Monseñor Joseph Ratzinger (Benedicto XVI) expresa muy bien el testimonio de un grupo de cristianos que son apresados por oficiales romanos durante la persecución del emperador Diocleciano. Ante la pregunta de por qué desobedecían al emperador, Emérito contestó: "Sin el Día del Señor, sin el Misterio del Señor, no podemos vivir". (Ver entrada "Sin el Domingo no podemos vivir")
Frente a la voluntad de los Césares se opone clara y determinantemente la conciencia cristiana. Es la expresión de un deber interior y, al mismo tiempo, una necesidad y un deseo. Orienta hacia lo que se ha convertido en algo tan importante que debe ser realizado, incluso, bajo el peligro de muerte.

Precepto Dominical

En la edad media, la Iglesia implanta el "Precepto Dominical". Desde entonces, el cristiano cumple oficialmente la ley de santificar el domingo acudiendo a la misa y absteniéndose de trabajos serviles.

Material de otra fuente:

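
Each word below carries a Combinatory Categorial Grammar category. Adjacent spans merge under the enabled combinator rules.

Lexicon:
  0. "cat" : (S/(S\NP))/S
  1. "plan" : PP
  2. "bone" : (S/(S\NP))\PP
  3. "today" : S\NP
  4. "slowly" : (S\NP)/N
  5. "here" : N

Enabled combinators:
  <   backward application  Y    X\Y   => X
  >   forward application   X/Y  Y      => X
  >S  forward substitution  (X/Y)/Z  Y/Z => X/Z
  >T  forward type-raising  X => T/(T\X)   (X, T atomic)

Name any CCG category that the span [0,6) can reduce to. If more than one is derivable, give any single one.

S

[0,6] S   >
  [0,4] S/(S\NP)   >
    [0,1] "cat" : (S/(S\NP))/S
    [1,4] S   >
      [1,3] S/(S\NP)   <
        [1,2] "plan" : PP
        [2,3] "bone" : (S/(S\NP))\PP
      [3,4] "today" : S\NP
  [4,6] S\NP   >
    [4,5] "slowly" : (S\NP)/N
    [5,6] "here" : N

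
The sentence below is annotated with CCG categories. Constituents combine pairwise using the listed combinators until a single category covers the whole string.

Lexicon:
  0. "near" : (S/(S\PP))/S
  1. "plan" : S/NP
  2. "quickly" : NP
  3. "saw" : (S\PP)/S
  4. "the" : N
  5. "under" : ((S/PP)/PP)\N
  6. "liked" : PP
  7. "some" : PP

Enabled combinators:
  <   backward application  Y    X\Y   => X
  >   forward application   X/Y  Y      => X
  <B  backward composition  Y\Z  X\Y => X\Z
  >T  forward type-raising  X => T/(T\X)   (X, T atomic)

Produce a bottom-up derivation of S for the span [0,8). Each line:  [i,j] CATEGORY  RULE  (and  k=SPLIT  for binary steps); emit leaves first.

[0,1] (S/(S\PP))/S  lex  "near"
[1,2] S/NP  lex  "plan"
[2,3] NP  lex  "quickly"
[1,3] S  >  k=2
[0,3] S/(S\PP)  >  k=1
[3,4] (S\PP)/S  lex  "saw"
[4,5] N  lex  "the"
[5,6] ((S/PP)/PP)\N  lex  "under"
[4,6] (S/PP)/PP  <  k=5
[6,7] PP  lex  "liked"
[4,7] S/PP  >  k=6
[7,8] PP  lex  "some"
[4,8] S  >  k=7
[3,8] S\PP  >  k=4
[0,8] S  >  k=3

[0,8] S   >
  [0,3] S/(S\PP)   >
    [0,1] "near" : (S/(S\PP))/S
    [1,3] S   >
      [1,2] "plan" : S/NP
      [2,3] "quickly" : NP
  [3,8] S\PP   >
    [3,4] "saw" : (S\PP)/S
    [4,8] S   >
      [4,7] S/PP   >
        [4,6] (S/PP)/PP   <
          [4,5] "the" : N
          [5,6] "under" : ((S/PP)/PP)\N
        [6,7] "liked" : PP
      [7,8] "some" : PP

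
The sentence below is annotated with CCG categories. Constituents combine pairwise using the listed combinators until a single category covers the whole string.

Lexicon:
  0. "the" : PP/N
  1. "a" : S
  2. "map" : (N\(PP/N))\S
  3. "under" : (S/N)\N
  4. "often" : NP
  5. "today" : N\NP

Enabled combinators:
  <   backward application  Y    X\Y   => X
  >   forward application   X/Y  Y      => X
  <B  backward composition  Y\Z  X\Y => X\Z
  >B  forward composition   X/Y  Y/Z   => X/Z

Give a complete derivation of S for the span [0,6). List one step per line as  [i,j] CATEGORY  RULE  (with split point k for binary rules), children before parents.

[0,1] PP/N  lex  "the"
[1,2] S  lex  "a"
[2,3] (N\(PP/N))\S  lex  "map"
[1,3] N\(PP/N)  <  k=2
[0,3] N  <  k=1
[3,4] (S/N)\N  lex  "under"
[0,4] S/N  <  k=3
[4,5] NP  lex  "often"
[5,6] N\NP  lex  "today"
[4,6] N  <  k=5
[0,6] S  >  k=4

[0,6] S   >
  [0,4] S/N   <
    [0,3] N   <
      [0,1] "the" : PP/N
      [1,3] N\(PP/N)   <
        [1,2] "a" : S
        [2,3] "map" : (N\(PP/N))\S
    [3,4] "under" : (S/N)\N
  [4,6] N   <
    [4,5] "often" : NP
    [5,6] "today" : N\NP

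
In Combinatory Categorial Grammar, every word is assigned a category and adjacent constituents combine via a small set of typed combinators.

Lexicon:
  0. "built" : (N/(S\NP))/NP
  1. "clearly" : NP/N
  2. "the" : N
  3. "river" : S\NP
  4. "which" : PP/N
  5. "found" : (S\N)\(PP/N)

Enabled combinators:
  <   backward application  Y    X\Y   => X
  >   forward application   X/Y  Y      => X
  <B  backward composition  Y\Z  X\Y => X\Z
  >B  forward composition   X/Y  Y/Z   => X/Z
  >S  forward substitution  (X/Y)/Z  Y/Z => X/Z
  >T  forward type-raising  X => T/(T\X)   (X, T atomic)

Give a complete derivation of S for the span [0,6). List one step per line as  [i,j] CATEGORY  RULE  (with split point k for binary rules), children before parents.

[0,6] S   <
  [0,4] N   >
    [0,3] N/(S\NP)   >
      [0,1] "built" : (N/(S\NP))/NP
      [1,3] NP   >
        [1,2] "clearly" : NP/N
        [2,3] "the" : N
    [3,4] "river" : S\NP
  [4,6] S\N   <
    [4,5] "which" : PP/N
    [5,6] "found" : (S\N)\(PP/N)

[0,1] (N/(S\NP))/NP  lex  "built"
[1,2] NP/N  lex  "clearly"
[2,3] N  lex  "the"
[1,3] NP  >  k=2
[0,3] N/(S\NP)  >  k=1
[3,4] S\NP  lex  "river"
[0,4] N  >  k=3
[4,5] PP/N  lex  "which"
[5,6] (S\N)\(PP/N)  lex  "found"
[4,6] S\N  <  k=5
[0,6] S  <  k=4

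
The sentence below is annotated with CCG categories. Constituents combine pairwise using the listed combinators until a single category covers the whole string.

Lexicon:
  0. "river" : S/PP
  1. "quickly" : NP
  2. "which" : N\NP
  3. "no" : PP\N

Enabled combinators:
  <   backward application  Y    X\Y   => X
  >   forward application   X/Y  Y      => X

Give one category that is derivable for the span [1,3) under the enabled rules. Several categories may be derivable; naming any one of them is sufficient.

[0,4] S   >
  [0,1] "river" : S/PP
  [1,4] PP   <
    [1,3] N   <
      [1,2] "quickly" : NP
      [2,3] "which" : N\NP
    [3,4] "no" : PP\N

N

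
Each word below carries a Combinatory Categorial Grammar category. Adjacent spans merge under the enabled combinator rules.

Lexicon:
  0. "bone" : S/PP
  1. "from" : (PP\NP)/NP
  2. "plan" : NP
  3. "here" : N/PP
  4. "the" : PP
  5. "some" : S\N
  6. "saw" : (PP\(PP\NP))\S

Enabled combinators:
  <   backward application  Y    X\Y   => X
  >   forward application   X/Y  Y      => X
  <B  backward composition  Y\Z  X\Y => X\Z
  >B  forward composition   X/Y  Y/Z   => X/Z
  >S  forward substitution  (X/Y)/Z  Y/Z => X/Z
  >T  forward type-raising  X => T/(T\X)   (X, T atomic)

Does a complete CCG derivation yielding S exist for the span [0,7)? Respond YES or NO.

YES

[0,7] S   >
  [0,1] "bone" : S/PP
  [1,7] PP   <
    [1,3] PP\NP   >
      [1,2] "from" : (PP\NP)/NP
      [2,3] "plan" : NP
    [3,7] PP\(PP\NP)   <
      [3,6] S   <
        [3,5] N   >
          [3,4] "here" : N/PP
          [4,5] "the" : PP
        [5,6] "some" : S\N
      [6,7] "saw" : (PP\(PP\NP))\S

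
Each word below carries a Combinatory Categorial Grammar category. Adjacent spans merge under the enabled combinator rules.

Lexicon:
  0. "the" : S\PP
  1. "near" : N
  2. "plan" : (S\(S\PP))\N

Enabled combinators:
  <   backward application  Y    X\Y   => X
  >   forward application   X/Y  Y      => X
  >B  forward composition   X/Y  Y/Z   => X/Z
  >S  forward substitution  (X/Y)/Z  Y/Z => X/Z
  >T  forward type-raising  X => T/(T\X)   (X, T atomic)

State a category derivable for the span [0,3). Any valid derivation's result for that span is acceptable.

[0,3] S   <
  [0,1] "the" : S\PP
  [1,3] S\(S\PP)   <
    [1,2] "near" : N
    [2,3] "plan" : (S\(S\PP))\N

S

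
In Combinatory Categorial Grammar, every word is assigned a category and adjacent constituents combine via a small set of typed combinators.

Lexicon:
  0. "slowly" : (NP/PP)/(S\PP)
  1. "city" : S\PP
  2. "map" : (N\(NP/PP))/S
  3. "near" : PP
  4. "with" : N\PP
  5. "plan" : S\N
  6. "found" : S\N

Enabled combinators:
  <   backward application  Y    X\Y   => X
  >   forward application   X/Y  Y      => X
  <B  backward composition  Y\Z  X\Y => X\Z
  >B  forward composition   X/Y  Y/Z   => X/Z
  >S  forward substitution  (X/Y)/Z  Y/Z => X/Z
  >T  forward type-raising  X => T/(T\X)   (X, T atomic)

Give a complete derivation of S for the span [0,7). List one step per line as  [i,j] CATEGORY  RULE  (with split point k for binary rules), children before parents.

[0,7] S   <
  [0,6] N   <
    [0,2] NP/PP   >
      [0,1] "slowly" : (NP/PP)/(S\PP)
      [1,2] "city" : S\PP
    [2,6] N\(NP/PP)   >
      [2,3] "map" : (N\(NP/PP))/S
      [3,6] S   <
        [3,5] N   >
          [3,4] N/(N\PP)   >T
            [3,4] "near" : PP
          [4,5] "with" : N\PP
        [5,6] "plan" : S\N
  [6,7] "found" : S\N

[0,1] (NP/PP)/(S\PP)  lex  "slowly"
[1,2] S\PP  lex  "city"
[0,2] NP/PP  >  k=1
[2,3] (N\(NP/PP))/S  lex  "map"
[3,4] PP  lex  "near"
[3,4] N/(N\PP)  >T
[4,5] N\PP  lex  "with"
[3,5] N  >  k=4
[5,6] S\N  lex  "plan"
[3,6] S  <  k=5
[2,6] N\(NP/PP)  >  k=3
[0,6] N  <  k=2
[6,7] S\N  lex  "found"
[0,7] S  <  k=6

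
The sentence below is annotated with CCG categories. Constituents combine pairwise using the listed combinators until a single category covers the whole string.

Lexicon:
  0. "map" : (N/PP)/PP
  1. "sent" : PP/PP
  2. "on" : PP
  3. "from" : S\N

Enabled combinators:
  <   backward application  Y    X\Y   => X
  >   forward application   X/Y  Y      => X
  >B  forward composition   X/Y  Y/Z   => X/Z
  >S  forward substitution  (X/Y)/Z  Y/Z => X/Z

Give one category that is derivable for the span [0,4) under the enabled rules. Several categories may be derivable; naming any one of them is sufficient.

S

[0,4] S   <
  [0,3] N   >
    [0,2] N/PP   >S
      [0,1] "map" : (N/PP)/PP
      [1,2] "sent" : PP/PP
    [2,3] "on" : PP
  [3,4] "from" : S\N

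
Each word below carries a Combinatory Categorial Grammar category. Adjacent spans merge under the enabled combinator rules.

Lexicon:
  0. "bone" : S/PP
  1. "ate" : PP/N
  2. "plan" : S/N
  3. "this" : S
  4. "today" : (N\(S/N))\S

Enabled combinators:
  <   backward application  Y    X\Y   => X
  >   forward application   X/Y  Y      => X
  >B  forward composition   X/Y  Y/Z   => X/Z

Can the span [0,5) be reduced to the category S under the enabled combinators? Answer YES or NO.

[0,5] S   >
  [0,1] "bone" : S/PP
  [1,5] PP   >
    [1,2] "ate" : PP/N
    [2,5] N   <
      [2,3] "plan" : S/N
      [3,5] N\(S/N)   <
        [3,4] "this" : S
        [4,5] "today" : (N\(S/N))\S

YES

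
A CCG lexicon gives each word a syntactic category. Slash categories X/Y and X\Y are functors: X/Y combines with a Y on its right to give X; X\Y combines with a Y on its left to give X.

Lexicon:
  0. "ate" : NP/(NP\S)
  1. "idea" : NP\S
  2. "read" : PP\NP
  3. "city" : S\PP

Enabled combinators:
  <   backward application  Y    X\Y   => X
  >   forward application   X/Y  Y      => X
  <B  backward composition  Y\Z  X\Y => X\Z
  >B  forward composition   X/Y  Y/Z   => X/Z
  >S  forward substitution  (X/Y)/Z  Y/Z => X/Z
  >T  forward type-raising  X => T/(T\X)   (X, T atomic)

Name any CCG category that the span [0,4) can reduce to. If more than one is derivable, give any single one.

[0,4] S   <
  [0,2] NP   >
    [0,1] "ate" : NP/(NP\S)
    [1,2] "idea" : NP\S
  [2,4] S\NP   <B
    [2,3] "read" : PP\NP
    [3,4] "city" : S\PP

S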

Pero declarar obligatoria una cosa, por buena que sea, nunca ha sido la mejor manera de conseguir que se la aprecie. Incluso una fiesta dejaría de ser fiesta para quien se viera forzado tomar parte en ella.
En este caso se verifica y se comprueba claramente lo que la Primera Carta a Timoteo (1, 9-10) asegura: que la ley no se promulga para los buenos, sino para los rebeldes.
Efectivamente. Los buenos, los auténticos cristianos cumplían sin necesidad de ley. Y tampoco la necesitan después de implantada; porque, impulsados por el amor, van mucho más lejos que la letra de la ley y no sólo participan en la Eucaristía los domingos, sino todos los días que sus obligaciones se lo permiten.